Diaw was an unrestricted free agent this summer. He would probably be a great fit in…
Nope. San Antonio brought back their guy on a healthy three-year, $22 million contract. The deal is front-loaded so that he earns most of the money over the first two years – the seasons he has the greatest chance of swinging playoff series in the Spurs direction.
Then there’s Patrick Mills. Arguably the game’s best backup point guard a season ago – San Antonio scored 109 points per 100 possessions with him on the floor last season, and that figure hopped on an airplane and took off for the skies to over 117 points per 100 possessions in the playoffs – Patty Mills figured to be the object of many team’s desires…
No chance. Mills suffered a shoulder injury that should keep him off the floor for seven months. San Antonio wasted no time, and within days they secured their Australian gunslinger version of Tony Parker for three years, $9 million.
This all comes after participating in the most predictable part of June’s NBA draft: they sat at selection No. 30 – you know, the one that the champions get at the end of the first round – and waited for some vastly underrated prospect to fall to them. Then they took him – Kyle Anderson, the most Spurs draft pick I could imagine. They even followed that pick with another classic Spurs move: they turned a couple American-born second-rounders into a lengthy European guard that nobody in the States has ever heard of named Nemanja Dangubic – who I have to assume will become nothing less than Hall of Famer.
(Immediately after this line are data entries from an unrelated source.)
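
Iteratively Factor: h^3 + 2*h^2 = (h)*(h^2 + 2*h) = h*(h + 2)*(h)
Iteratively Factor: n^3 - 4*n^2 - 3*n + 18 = (n + 2)*(n^2 - 6*n + 9) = (n - 3)*(n + 2)*(n - 3)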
The math for next season: The Spurs will pay Tony Parker, Tim Duncan and Manu Ginobili about $30 million; Tiago Splitter, Danny Green, and NBA Finals MVP Kawhi Leonard are set to make just $16.5 million; and key reserves Diaw, Mills, and Marco Belinelli are making $13 million.
Yes, the Spurs nine-man core from last season costs them just under $50 million. Yes, the Brooklyn Nets are set to pay Deron Williams, Joe Johnson and Kevin Garnett in excess of that number by about $5 million. Yes, that’s hilarious.
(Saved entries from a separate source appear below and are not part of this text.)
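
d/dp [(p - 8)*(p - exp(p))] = p + (1 - exp(p))*(p - 8) - exp(p)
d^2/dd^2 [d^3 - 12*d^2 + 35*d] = 6*d - 24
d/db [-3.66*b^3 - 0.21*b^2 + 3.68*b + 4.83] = -10.98*b^2 - 0.42*b + 3.68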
After Anderson’s rookie contract, whatever the team decides to do with Matt Bonner, plus contracts to Corey Joseph and Jeff Ayres, the Spurs can still use its Full Mid-Level exception on Pau Gasol, which would be new levels of “Wow, the Spurs are the best organization and team in basketball.”
Gasol can make more money elsewhere, like Chicago or Los Angeles – teams that are poised to miss on Carmelo Anthony and that suddenly have money burning holes in their pockets – but for $5 million per season, San Antonio would be able to find minutes for Gasol, who would love to join the Foreign Legion in San Antonio.
Oh, and with Popovich not retiring for multiple years, it’s possible that Gasol could be the heir to Duncan’s starting power forward spot after the big man most likely hangs up his sneakers next summer. That’s not a bad reason for Popovich to stick around; either Gasol or Duncan has been the starting power forward on the Western Conference champion six of the last eight seasons. (The other two years it was Dirk Nowitzki and Serge Ibaka.)
Popvich, Duncan, Parker, Ginobili, Leonard, all of those shooters, Diaw’s passing wizardry AND Gasol? Yeah, they’d be pretty good.
(Okay, now you can go back to Twitter to see if a couple free agents returned to teams that aren’t the best teams in basketball. I’m sure the Spurs will be too old to defend their title next season anyway.)
(Hahahaha – The Spurs have the entire NBA exactly where they want them.)